D. Afonso Mendes de Besteiros (século XIII)

Vocabulário:
Foão: fulano (embora não mencione o nome, os ouvintes certamente sabiam de quem se tratava a cantiga, por conta do gesto de covardia relatada nela; trata-se de João Pires de Vasconcelos, que ficou famoso na corte por fugir do campo de batalha, na guerra de Granada)
preço de livão: reputação de pessoa leviana
soõ certão: estou certo
sol: assim que
genetes: ginetes, cavalos
come boi que fer tarvão: como boi que vespa ferra (como boi ferrado por vespa)
alçou rab’e foi sa via: levantou o rabo e foi embora
tenreiro: novo (apelido de João Pires de Vasconcelos)
prez de liveldade: mérito de ligeireza
cam que sai de grade: cão que sai da gaiola

CANTIGAS DE ESCÁRNIO

Faziam crítica indireta, irônica, sugestiva. Nem se revelava o nome do criticado, nem se deixava clara a crítica.
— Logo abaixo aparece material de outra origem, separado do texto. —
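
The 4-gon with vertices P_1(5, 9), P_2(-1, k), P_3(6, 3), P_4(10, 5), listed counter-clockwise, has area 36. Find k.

The doubled signed area Σ (x_i y_{i+1} − x_{i+1} y_i) is linear in k.
With k=0 it equals 71; the coefficient of k is -1 (from the two edges through P_2).
So -1·k + 71 = 2·36 = 72 ⇒ k = -1.

-1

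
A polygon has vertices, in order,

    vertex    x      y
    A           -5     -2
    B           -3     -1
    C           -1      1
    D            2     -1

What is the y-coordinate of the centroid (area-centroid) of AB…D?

Apply the shoelace formula. First the cross-terms c_i = x_i·y_{i+1} − x_{i+1}·y_i:
  -1, -4, -1, -9  ⇒  2A = -15, A = -7.5.
Then Σ (y_i + y_{i+1})·c_i = 30, so ȳ = 30 / (6·(-7.5)) = -2/3.

-2/3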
Como eram criadas para provocar suspense entre os ouvintes, essas cantigas prendiam-se bastante a situações cotidianas específicas de uma corte, o que dificulta para os leitores atuais detectar qual a real intenção do escárnio.

Veja uma cantiga de Pero Garcia Burgalês (século XIII) em uma linguagem mais próxima de nós:

Embora não me queirais, donzela,
já que vos amo, vou dar-vos um conselho;
como vós não sabeis vos entoucar,
fazei quanto vos direi:
buscai quem vos entouque melhor
e vos corrija, pelo meu amor,
as formas do corpo e o cós que tendes.
E se isso fizerdes, tereis,
assim me valha Nosso Senhor,
beleza e um corpo elegante, e sereis
muito formosa e de boa cor;
se cada vez que essa touca torcer
e cada vez que tiverdes quem vos corrija,
então serás muito bela.
Ai, minha senhora, por Deus em que credes,
já que a outro ser não ouso pedir por vós;
como sempre trazeis a touca mal posta,
crede no que vou aconselhar:
em vez de alguém a corrigir por vós,
que essa pessoa corrija as formas de vosso corpo
e a maneira como falais, e se não, nem faleis.
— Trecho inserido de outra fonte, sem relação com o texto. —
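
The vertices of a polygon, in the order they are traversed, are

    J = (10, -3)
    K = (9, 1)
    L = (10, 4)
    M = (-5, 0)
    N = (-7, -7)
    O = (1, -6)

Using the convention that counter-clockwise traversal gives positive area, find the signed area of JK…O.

112

Cross-terms: 37, 26, 20, 35, 49, 57  ⇒  Σ = 224
Signed area = Σ/2 = 112 (positive ⇒ counter-clockwise traversal).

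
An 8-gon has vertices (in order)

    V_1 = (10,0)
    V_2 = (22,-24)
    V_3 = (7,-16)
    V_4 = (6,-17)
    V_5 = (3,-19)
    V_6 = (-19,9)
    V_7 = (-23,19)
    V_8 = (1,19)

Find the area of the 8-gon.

Cross-terms: -240, -184, -23, -63, -334, -154, -456, -190  ⇒  Σ = -1644
Area = |Σ|/2 = 822.

822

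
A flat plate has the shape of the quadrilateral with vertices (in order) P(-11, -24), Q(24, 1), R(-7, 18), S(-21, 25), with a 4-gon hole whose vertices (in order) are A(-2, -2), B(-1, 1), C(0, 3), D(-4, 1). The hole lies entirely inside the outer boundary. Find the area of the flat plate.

985.5

Outer boundary:
Apply Gauss's area formula: 2A = Σ (x_i·y_{i+1} − x_{i+1}·y_i), indices taken mod 4.
Cross-terms: 565, 439, 203, 779  ⇒  Σ = 1986
Area = |Σ|/2 = 993.
Hole:
Apply the shoelace (surveyor's) formula: 2A = Σ (x_i·y_{i+1} − x_{i+1}·y_i), indices taken mod 4.
A→B: (-2)(1) − (-1)(-2) = -4
B→C: (-1)(3) − (0)(1) = -3
C→D: (0)(1) − (-4)(3) = 12
D→A: (-4)(-2) − (-2)(1) = 10
Σ = 15
Area = |Σ|/2 = 7.5.
Net area = 993 − 7.5 = 985.5.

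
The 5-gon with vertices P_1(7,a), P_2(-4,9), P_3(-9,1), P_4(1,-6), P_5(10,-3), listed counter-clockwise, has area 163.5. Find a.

4

The doubled signed area Σ (x_i y_{i+1} − x_{i+1} y_i) is linear in a.
With a=0 it equals 271; the coefficient of a is 14 (from the two edges through P_1).
So 14·a + 271 = 2·163.5 = 327 ⇒ a = 4.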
Observe que na cantiga acima o trovador chama a atenção de uma donzela sobre o mau-gosto que ela tem em se “entoucar”, que quer dizer “pentear-se”. Porém, “entoucar” também podia significar “colocar touca [de dormir]”. Ficamos, então, em dúvida: será que o trovador não estaria satirizando uma mulher—ironicamente chamada de “donzela”
— com a qual ele dormiu? Veja a insistência em relação aos dotes físicos dela, que precisam ser “corrigidos”, melhorados, assim como sua fala
— ao final, ele pede que a moça corrija a fala ou então que se cale!

CANTIGAS RELIGIOSAS

As cantigas de temática religiosa eram de cunho devocional (exaltação à imagem de um santo) ou hagiografico (narrativas dos feitos milagrosos de um santo). O alvo mais frequente dos cantares trovadorescos religiosos era Santa Maria, a mãe de Cristo.

Fonte: MOISES, Massaud.A Literatura Portuguesa.30ª ed., São Paulo: Cultrix, 1999.